The proposal also includes a new and expanded transit center and a parking podium for 1,000 vehicles, a combination that shows how the county and state are trying to make density work near transit instead of pushing growth outward. Sen. Wayne Harper said at the March HTRZ meeting that he was “extremely impressed” and that it is “a needed project” focused on transit and maximizing resources.
The approval marks the ninth Housing and Transit Reinvestment Zone approved in Utah and expands the program into Summit County, joining Utah, Salt Lake and Davis counties. That matters well beyond Kimball Junction. If the project advances as planned, it gives local officials and developers a new template for pushing large housing projects through one of the county’s most contested growth corridors, with transit, parking, workforce housing and commercial space bundled into a single land-use package.

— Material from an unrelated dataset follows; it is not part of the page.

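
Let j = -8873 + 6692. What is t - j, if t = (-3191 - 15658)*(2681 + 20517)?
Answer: -437256921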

The shift is even sharper because the same Kimball Junction land was once at the center of a bitter legal fight. In 2023, Summit County sued over Senate Bill 84 and called it “unconstitutional, legislative cronyism.” A Third District Court judge later ruled in June 2023 that the law did not apply to Kimball Junction because of the way it was worded. By January 2024, Rep. Kera Birkeland had introduced HB 135 to repeal the 2023 law, and Scott said the county still wanted access to the HTRZ tool, but with more permissive language and more local control.
Now, with the Utah Governor’s Office of Economic Opportunity approving the zone on April 17, 2026, the county has turned a fight over state power into a housing strategy with real stakes for future rezonings, property values and how Summit County grows around transit.